3 réflexions sur “Filons de S.I.Lex #15 : le relevé des fouilles de la semaine

  1. « sous licence Domaine public »

    Par définition, il n’y a pas besoin de licence pour une oeuvre tombée dans le domaine public. L’autorisation de l’utiliser provient de la loi, et non du contrat passé avec l’ayant-droit. Et c’est normal, puisque par définition il n’y a plus d’ayant-droit (expiration du monopole légal).

    1. Oui, je suis d’accord avec vous – l’appartenance au domaine public résulte des effets de la loi – mais ce n’est pas aussi simple.

      En effet, il existe bel et bien des « licences » Domaine public qui permettent à des titulaires de faire tomber par anticipation leurs oeuvres dans le domaine public, avant l’expiration des droits d’auteur. C’est une pratique assez répandue dans les pays anglosaxons.

      C’est le cas par exemple de la nouvelle licence Creative Commons Zero. On peut aussi le faire sur Wikimedia Commons (exemple) et même sur Twitter !

      Par ailleurs, nous savons bien qu’il est extrêmement difficile de trouver du domaine public « à l’état pur », notamment sur Internet. Il existe tout un tas de procédés juridiques pour faire renaître des droits sur les oeuvres du domaine public. Cela peut par exemple prendre la forme d’un copyright apposé sur une version numérique ou une couche de droit des bases de données. Si bien que même si l’oeuvre est dans le domaine public du point de vue du droit d’auteur, elle peut rester soumise à des restrictions d’usage sur la base d’autres fondements.

      C’est pour cela qu’il existe des « Licences » Domaine public (ce sont d’ailleurs plus des formes de certification que de réelles licences) qui garantissent aux utilisateurs deux choses : 1) Oui, l’oeuvre est bien dans le domaine public ; 2) Aucun autre droit n’est ajouté par ailleurs et l’usage de l’oeuvre est bien possible.

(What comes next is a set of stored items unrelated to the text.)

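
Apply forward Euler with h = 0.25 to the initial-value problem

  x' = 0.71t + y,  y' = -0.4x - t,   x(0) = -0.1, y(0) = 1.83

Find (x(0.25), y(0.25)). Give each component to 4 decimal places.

Euler on (x,y): x_{n+1} = x_n + h·x', y_{n+1} = y_n + h·y'.
0.000000: (-0.100000, 1.830000); f=(1.830000, 0.040000) → (0.357500, 1.840000)
(x(0.25), y(0.25)) ≈ (0.3575, 1.8400)

0.3575, 1.8400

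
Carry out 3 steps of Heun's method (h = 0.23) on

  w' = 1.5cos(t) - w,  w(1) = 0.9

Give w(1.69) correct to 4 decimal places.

Heun: k1 = f(t_n, w_n); k2 = f(t_n + h, w_n + h·k1); w_{n+1} = w_n + (h/2)·(k1 + k2).
t=1.000000, w=0.900000:
  k1 = f(1.000000, 0.900000) = -0.089547
  k2 = f(1.230000, 0.879404) = -0.378048
  w ← 0.900000 + (0.23/2)·(-0.089547 + (-0.378048)) = 0.846227
t=1.230000, w=0.846227:
  k1 = f(1.230000, 0.846227) = -0.344870
  k2 = f(1.460000, 0.766907) = -0.601052
  w ← 0.846227 + (0.23/2)·(-0.344870 + (-0.601052)) = 0.737446
t=1.460000, w=0.737446:
  k1 = f(1.460000, 0.737446) = -0.571591
  k2 = f(1.690000, 0.605980) = -0.784362
  w ← 0.737446 + (0.23/2)·(-0.571591 + (-0.784362)) = 0.581511
w(1.69) ≈ 0.5815

0.5815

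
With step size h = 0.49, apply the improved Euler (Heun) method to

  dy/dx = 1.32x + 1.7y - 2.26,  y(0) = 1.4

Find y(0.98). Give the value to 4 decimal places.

2.6177

Heun: k1 = f(x_n, y_n); k2 = f(x_n + h, y_n + h·k1); y_{n+1} = y_n + (h/2)·(k1 + k2).
x=0.000000, y=1.400000:
  k1 = f(0.000000, 1.400000) = 0.120000
  k2 = f(0.490000, 1.458800) = 0.866760
  y ← 1.400000 + (0.49/2)·(0.120000 + 0.866760) = 1.641756
x=0.490000, y=1.641756:
  k1 = f(0.490000, 1.641756) = 1.177786
  k2 = f(0.980000, 2.218871) = 2.805681
  y ← 1.641756 + (0.49/2)·(1.177786 + 2.805681) = 2.617705
y(0.98) ≈ 2.6177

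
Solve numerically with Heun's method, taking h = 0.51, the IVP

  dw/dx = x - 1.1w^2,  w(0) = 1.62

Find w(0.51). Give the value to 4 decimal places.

Heun: k1 = f(x_n, w_n); k2 = f(x_n + h, w_n + h·k1); w_{n+1} = w_n + (h/2)·(k1 + k2).
x=0.000000, w=1.620000:
  k1 = f(0.000000, 1.620000) = -2.886840
  k2 = f(0.510000, 0.147712) = 0.485999
  w ← 1.620000 + (0.51/2)·(-2.886840 + 0.485999) = 1.007786
w(0.51) ≈ 1.0078

1.0078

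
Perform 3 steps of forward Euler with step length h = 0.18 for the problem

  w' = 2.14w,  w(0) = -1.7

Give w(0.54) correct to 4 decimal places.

Euler: w_{n+1} = w_n + h·f(t_n, w_n).
t=0.000000, w=-1.700000: f=-3.638000 → w ← -1.700000 + 0.18·(-3.638000) = -2.354840
t=0.180000, w=-2.354840: f=-5.039358 → w ← -2.354840 + 0.18·(-5.039358) = -3.261924
t=0.360000, w=-3.261924: f=-6.980518 → w ← -3.261924 + 0.18·(-6.980518) = -4.518418
w(0.54) ≈ -4.5184

-4.5184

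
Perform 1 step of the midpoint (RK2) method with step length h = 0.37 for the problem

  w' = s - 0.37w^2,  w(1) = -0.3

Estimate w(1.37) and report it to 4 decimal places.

0.1364

Midpoint: k1 = f(s_n, w_n); k2 = f(s_n + h/2, w_n + (h/2)·k1); w_{n+1} = w_n + h·k2.
s=1.000000, w=-0.300000:
  k1 = f(1.000000, -0.300000) = 0.966700
  k2 = f(1.185000, -0.121160) = 1.179568
  w ← -0.300000 + 0.37·1.179568 = 0.136440
w(1.37) ≈ 0.1364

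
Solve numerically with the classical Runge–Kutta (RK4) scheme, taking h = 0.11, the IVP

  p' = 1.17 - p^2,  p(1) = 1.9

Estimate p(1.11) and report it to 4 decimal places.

1.6789

RK4: k1 = f(t_n, p_n); k2 = f(t_n + h/2, p_n + (h/2)·k1); k3 = f(t_n + h/2, p_n + (h/2)·k2); k4 = f(t_n + h, p_n + h·k3); p_{n+1} = p_n + (h/6)·(k1 + 2k2 + 2k3 + k4).
t=1.000000, p=1.900000:
  k1 = f(1.000000, 1.900000) = -2.440000
  k2 = f(1.055000, 1.765800) = -1.948050
  k3 = f(1.055000, 1.792857) = -2.044337
  k4 = f(1.110000, 1.675123) = -1.636037
  p ← 1.900000 + (0.11/6)·(k1 + 2k2 + 2k3 + k4) = 1.678885
p(1.11) ≈ 1.6789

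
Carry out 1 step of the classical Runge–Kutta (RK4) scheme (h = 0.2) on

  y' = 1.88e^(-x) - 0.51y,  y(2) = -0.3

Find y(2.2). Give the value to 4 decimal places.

-0.2271

RK4: k1 = f(x_n, y_n); k2 = f(x_n + h/2, y_n + (h/2)·k1); k3 = f(x_n + h/2, y_n + (h/2)·k2); k4 = f(x_n + h, y_n + h·k3); y_{n+1} = y_n + (h/6)·(k1 + 2k2 + 2k3 + k4).
x=2.000000, y=-0.300000:
  k1 = f(2.000000, -0.300000) = 0.407430
  k2 = f(2.100000, -0.259257) = 0.362439
  k3 = f(2.100000, -0.263756) = 0.364734
  k4 = f(2.200000, -0.227053) = 0.324107
  y ← -0.300000 + (0.2/6)·(k1 + 2k2 + 2k3 + k4) = -0.227137
y(2.2) ≈ -0.2271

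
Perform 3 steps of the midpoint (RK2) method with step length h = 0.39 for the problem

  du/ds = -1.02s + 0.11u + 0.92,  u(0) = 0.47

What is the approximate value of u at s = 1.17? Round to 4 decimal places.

Midpoint: k1 = f(s_n, u_n); k2 = f(s_n + h/2, u_n + (h/2)·k1); u_{n+1} = u_n + h·k2.
s=0.000000, u=0.470000:
  k1 = f(0.000000, 0.470000) = 0.971700
  k2 = f(0.195000, 0.659481) = 0.793643
  u ← 0.470000 + 0.39·0.793643 = 0.779521
s=0.390000, u=0.779521:
  k1 = f(0.390000, 0.779521) = 0.607947
  k2 = f(0.585000, 0.898070) = 0.422088
  u ← 0.779521 + 0.39·0.422088 = 0.944135
s=0.780000, u=0.944135:
  k1 = f(0.780000, 0.944135) = 0.228255
  k2 = f(0.975000, 0.988645) = 0.034251
  u ← 0.944135 + 0.39·0.034251 = 0.957493
u(1.17) ≈ 0.9575

0.9575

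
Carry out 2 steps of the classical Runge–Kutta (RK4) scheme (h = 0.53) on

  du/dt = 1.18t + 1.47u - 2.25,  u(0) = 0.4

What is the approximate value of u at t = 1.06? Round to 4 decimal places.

-2.6361

RK4: k1 = f(t_n, u_n); k2 = f(t_n + h/2, u_n + (h/2)·k1); k3 = f(t_n + h/2, u_n + (h/2)·k2); k4 = f(t_n + h, u_n + h·k3); u_{n+1} = u_n + (h/6)·(k1 + 2k2 + 2k3 + k4).
t=0.000000, u=0.400000:
  k1 = f(0.000000, 0.400000) = -1.662000
  k2 = f(0.265000, -0.040430) = -1.996732
  k3 = f(0.265000, -0.129134) = -2.127127
  k4 = f(0.530000, -0.727377) = -2.693845
  u ← 0.400000 + (0.53/6)·(k1 + 2k2 + 2k3 + k4) = -0.713315
t=0.530000, u=-0.713315:
  k1 = f(0.530000, -0.713315) = -2.673173
  k2 = f(0.795000, -1.421705) = -3.401807
  k3 = f(0.795000, -1.614794) = -3.685647
  k4 = f(1.060000, -2.666707) = -4.919260
  u ← -0.713315 + (0.53/6)·(k1 + 2k2 + 2k3 + k4) = -2.636096
u(1.06) ≈ -2.6361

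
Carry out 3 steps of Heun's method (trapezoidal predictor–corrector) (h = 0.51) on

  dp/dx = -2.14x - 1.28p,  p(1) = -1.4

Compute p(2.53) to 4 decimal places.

-3.1056

Heun: k1 = f(x_n, p_n); k2 = f(x_n + h, p_n + h·k1); p_{n+1} = p_n + (h/2)·(k1 + k2).
x=1.000000, p=-1.400000:
  k1 = f(1.000000, -1.400000) = -0.348000
  k2 = f(1.510000, -1.577480) = -1.212226
  p ← -1.400000 + (0.51/2)·(-0.348000 + (-1.212226)) = -1.797858
x=1.510000, p=-1.797858:
  k1 = f(1.510000, -1.797858) = -0.930142
  k2 = f(2.020000, -2.272230) = -1.414345
  p ← -1.797858 + (0.51/2)·(-0.930142 + (-1.414345)) = -2.395702
x=2.020000, p=-2.395702:
  k1 = f(2.020000, -2.395702) = -1.256302
  k2 = f(2.530000, -3.036416) = -1.527588
  p ← -2.395702 + (0.51/2)·(-1.256302 + (-1.527588)) = -3.105594
p(2.53) ≈ -3.1056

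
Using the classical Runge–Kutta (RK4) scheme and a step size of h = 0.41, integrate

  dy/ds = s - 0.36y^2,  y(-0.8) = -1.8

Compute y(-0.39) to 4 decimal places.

RK4: k1 = f(s_n, y_n); k2 = f(s_n + h/2, y_n + (h/2)·k1); k3 = f(s_n + h/2, y_n + (h/2)·k2); k4 = f(s_n + h, y_n + h·k3); y_{n+1} = y_n + (h/6)·(k1 + 2k2 + 2k3 + k4).
s=-0.800000, y=-1.800000:
  k1 = f(-0.800000, -1.800000) = -1.966400
  k2 = f(-0.595000, -2.203112) = -2.342333
  k3 = f(-0.595000, -2.280178) = -2.466717
  k4 = f(-0.390000, -2.811354) = -3.235336
  y ← -1.800000 + (0.41/6)·(k1 + 2k2 + 2k3 + k4) = -2.812689
y(-0.39) ≈ -2.8127

-2.8127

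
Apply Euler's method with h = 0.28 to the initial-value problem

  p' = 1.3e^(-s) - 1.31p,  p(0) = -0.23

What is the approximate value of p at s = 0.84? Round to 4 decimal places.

Euler: p_{n+1} = p_n + h·f(s_n, p_n).
s=0.000000, p=-0.230000: f=1.601300 → p ← -0.230000 + 0.28·1.601300 = 0.218364
s=0.280000, p=0.218364: f=0.696462 → p ← 0.218364 + 0.28·0.696462 = 0.413373
s=0.560000, p=0.413373: f=0.201053 → p ← 0.413373 + 0.28·0.201053 = 0.469668
p(0.84) ≈ 0.4697

0.4697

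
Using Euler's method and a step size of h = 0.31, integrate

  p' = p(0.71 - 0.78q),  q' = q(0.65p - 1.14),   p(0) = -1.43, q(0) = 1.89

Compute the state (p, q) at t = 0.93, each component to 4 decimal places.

-1.3258, 0.1198

Euler on (p,q): p_{n+1} = p_n + h·p', q_{n+1} = q_n + h·q'.
0.000000: (-1.430000, 1.890000); f=(1.092806, -3.911355) → (-1.091230, 0.677480)
0.310000: (-1.091230, 0.677480); f=(-0.198130, -1.252863) → (-1.152650, 0.289092)
0.620000: (-1.152650, 0.289092); f=(-0.558468, -0.546160) → (-1.325776, 0.119783)
(p(0.93), q(0.93)) ≈ (-1.3258, 0.1198)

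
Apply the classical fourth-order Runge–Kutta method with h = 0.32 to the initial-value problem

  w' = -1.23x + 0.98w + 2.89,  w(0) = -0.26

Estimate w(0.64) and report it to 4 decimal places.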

      Voyez par exemple la Public Domain Certification.

      J’aimerais comme vous que l’on puisse s’en tenir à la seule considération de la loi, mais cela ne correspond hélas pas à l’état du droit positif.

  2. Votre commentaire est tout à fait fondé, mais il appelle quelques commentaires, au moins en droit français.

    Comme vous le savez, dans notre système juridique, le droit moral est perpétuel, inaliénable et incessible. Dès lors l’auteur ne peut, par un acte de volonté, y renoncer. Imaginons un instant une oeuvre « mise dans le domaine public » par son auteur. A priori, il serait possible d’en faire « ce que l’on veut ». Mais cela implique tout de même, en droit français, le respect de certaines prérogatives de l’auteur: droit à la paternité et au respect de l’intégrité de l’oeuvre. Ce qui est tout de même une limitation importante, notamment dans l’univers numérique, ou la création d’oeuvres composites ou dérivée est constante. En termes de risques juridiques, l’auteur disposera toujours d’une action pour faire respecter ses droits moraux, et ce même s’il y a renoncé par un acte !

    Quelle valeur donner alors à ces « licences domaine public » dans notre droit ? A mon sens, elle constituent au mieux l’expression de garanties (au sens des articles 1629 du code civil), et au pire un simple usage de la profession. Dans ce dernier cas, c’est de l’article 1135 (« Les conventions obligent non seulement à ce qui y est exprimé, mais encore à toutes les suites que l’équité, l’usage ou la loi donnent à l’obligation d’après sa nature. ») qu’elles tireraient toute leur valeur. Ni plus ni moins.

    En droit américain, comme le droit moral n’existe pas – ou est considérablement amoindri, cf. les quelques prérogatives des auteurs de films si je me souviens bien – il semble qu’il soit licite de mettre une oeuvre dans le domaine public.